General PBS information
To run proficently a job with the PBS some basic steps are to be performed:
- create a job script requesting the resources needed (CPU no., execution walltime) and run shell commands/scripts to prepare the execution (e.g. cd to a scratch directory)
- submit the script file to PBS
- monitor the job
Here below are listed the most commonly used PBS commands that can be included in a script if preceded by the #PBS keyword. Options marked in red are mandatory.
| option | description |
|---|---|
| #PBS -N MyJobName | Sets the job's name. The default is the script name |
| #PBS -l MyResources | Selects the requested resources, CPUs, nodes and walltime |
| #PBS -q MyQueue | Selects the queue |
| #PBS -o MyPath/My.out | Selects the path of the standard output. The default is where the job is submitted |
| #PBS -e MyPath/My.err | Selects the path of the standard error. The default is where the job is submitted |
| #PBS -j MyPath/My.errout | Selects the path of the merged standard output/error. The default is where the job is submitted |
| #PBS -m b | Sends mail to the user when the job begins |
| #PBS -m e | Sends mail to the user when the job ends |
| #PBS -m a | Sends mail to the user when job aborts (with an error) |
| #PBS -V | Exports all environment variables to the job |
Combining the options you can create a suitable PBS job file, e.g.:
#PBS -q smp #PBS -l ncpus=4 #PBS -V #PBS -N myjob cd $HOME/MyJobDir ./MyExe
and submit it with the qsub command
$ qsub MyScript.job 24204.hg1.hpc.sissa.it
where 24204 is the job ID, which is essential to monitor to job.

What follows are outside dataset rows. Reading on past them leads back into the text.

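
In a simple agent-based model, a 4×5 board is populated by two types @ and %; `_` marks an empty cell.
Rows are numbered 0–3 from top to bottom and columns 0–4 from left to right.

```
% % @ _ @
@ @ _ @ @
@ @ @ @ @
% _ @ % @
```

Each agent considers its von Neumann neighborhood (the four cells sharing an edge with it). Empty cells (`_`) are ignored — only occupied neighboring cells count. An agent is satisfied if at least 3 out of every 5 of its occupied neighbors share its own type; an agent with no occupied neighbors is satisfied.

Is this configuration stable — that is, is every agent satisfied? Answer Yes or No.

(0,0)% 1/2 unhappy
(0,1)% 1/3 unhappy
(0,2)@ 0/1 unhappy
(0,4)@ 1/1 ok
(1,0)@ 2/3 ok
(1,1)@ 2/3 ok
(1,3)@ 2/2 ok
(1,4)@ 3/3 ok
(2,0)@ 2/3 ok
(2,1)@ 3/3 ok
(2,2)@ 3/3 ok
(2,3)@ 3/4 ok
(2,4)@ 3/3 ok
(3,0)% 0/1 unhappy
(3,2)@ 1/2 unhappy
(3,3)% 0/3 unhappy
(3,4)@ 1/2 unhappy
For instance (0,0) has only 1/2 same-type neighbors, below 3/5.

No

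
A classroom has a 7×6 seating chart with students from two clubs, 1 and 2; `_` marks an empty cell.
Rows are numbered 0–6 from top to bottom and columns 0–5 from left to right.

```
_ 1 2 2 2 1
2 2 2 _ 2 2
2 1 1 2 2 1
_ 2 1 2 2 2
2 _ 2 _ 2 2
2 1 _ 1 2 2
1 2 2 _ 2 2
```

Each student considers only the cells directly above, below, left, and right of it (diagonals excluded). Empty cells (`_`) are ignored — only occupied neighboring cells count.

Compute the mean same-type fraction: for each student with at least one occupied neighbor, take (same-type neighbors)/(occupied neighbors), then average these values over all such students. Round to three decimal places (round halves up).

0.557

Row 0: (0,1)1 0/2 · (0,2)2 2/3 · (0,3)2 2/2 · (0,4)2 2/3 · (0,5)1 0/2
Row 1: (1,0)2 2/2 · (1,1)2 2/4 · (1,2)2 2/3 · (1,4)2 3/3 · (1,5)2 1/3
Row 2: (2,0)2 1/2 · (2,1)1 1/4 · (2,2)1 2/4 · (2,3)2 2/3 · (2,4)2 3/4 · (2,5)1 0/3
Row 3: (3,1)2 0/2 · (3,2)1 1/4 · (3,3)2 2/3 · (3,4)2 4/4 · (3,5)2 2/3
Row 4: (4,0)2 1/1 · (4,2)2 0/1 · (4,4)2 3/3 · (4,5)2 3/3
Row 5: (5,0)2 1/3 · (5,1)1 0/2 · (5,3)1 0/1 · (5,4)2 3/4 · (5,5)2 3/3
Row 6: (6,0)1 0/2 · (6,1)2 1/3 · (6,2)2 1/1 · (6,4)2 2/2 · (6,5)2 2/2
Sum over 35 students: 0/2 + 2/3 + 2/2 + 2/3 + 0/2 + 2/2 + 2/4 + 2/3 + 3/3 + 1/3 + 1/2 + 1/4 + 2/4 + 2/3 + 3/4 + 0/3 + 0/2 + 1/4 + 2/3 + 4/4 + 2/3 + 1/1 + 0/1 + 3/3 + 3/3 + 1/3 + 0/2 + 0/1 + 3/4 + 3/3 + 0/2 + 1/3 + 1/1 + 2/2 + 2/2 = 39/2; mean = 39/2 ÷ 35 = 39/70 = 0.557142… → 0.557.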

To see the detailed status of your job you can use the checkjob command, e.g.:
$ checkjob 24204 checking job 24204 State: Running Creds: user:myuid group:other class:zebra qos:DEFAULT WallTime: 4:58:13 of 12:00:00 SubmitTime: Thu Mar 26 12:02:05 (Time Queued Total: 00:00:54 Eligible: 00:00:01) StartTime: Thu Mar 26 12:02:59 Total Tasks: 16 Req[0] TaskCount: 16 Partition: DEFAULT Network: [NONE] Memory >= 0 Disk >= 0 Swap >= 0 Opsys: [NONE] Arch: [NONE] Features: [zebra] Allocated Nodes: [p013:8][p004:8] IWD: [NONE] Executable: [NONE] Bypass: 0 StartCount: 1 PartitionMask: [ALL] Flags: RESTARTABLE Reservation '24204' (-4:57:27 -> 7:02:33 Duration: 12:00:00) PE: 16.00 StartPriority: 5088
To see all your jobs you can use the qstat command in this way
$ qstat -u myuid
hg1.hpc.sissa.it:
Req'd Req'd Elap
Job ID Username Queue Jobname SessID NDS TSK Memory Time S Time
-------------------- -------- -------- ---------------- ------ ----- --- ------ ----- - -----
24204.hg1.hpc.si myuid zebra cp2k_h2o_512 28267 2 -- -- 12:00 R 05:02
24205.hg1.hpc.si myuid blade cp2k_h2o_512 31944 16 -- -- 12:00 R 00:47
24206.hg1.hpc.si myuid zebra cp2k_h2o_512 21420 4 -- -- 08:00 R 04:53
Environment setting and Modules usage in PBS scripts
The actual PBS script will need to prepare the environment in which your code will be run. First of all you should know that PBS starts by default from user's home directory so if your code is located somewhere else you will need to switch to that location with the cd command. For example you will need to include in your script a line like
cd /scratch/myuid/myprogdir
The next thing you have to be aware of is that the environment provided by PBS is exactly the one you would get if you logged in via ssh. To load any module you need and that is not loaded automatically when you log in, you will need to add to your script something like
source /etc/profile.d/modules.sh module purge module load openmpi/1.3/intel/10.1 module load mkl
Please note that the only mandatory line is actually the first, the others depend on what you need to run your code.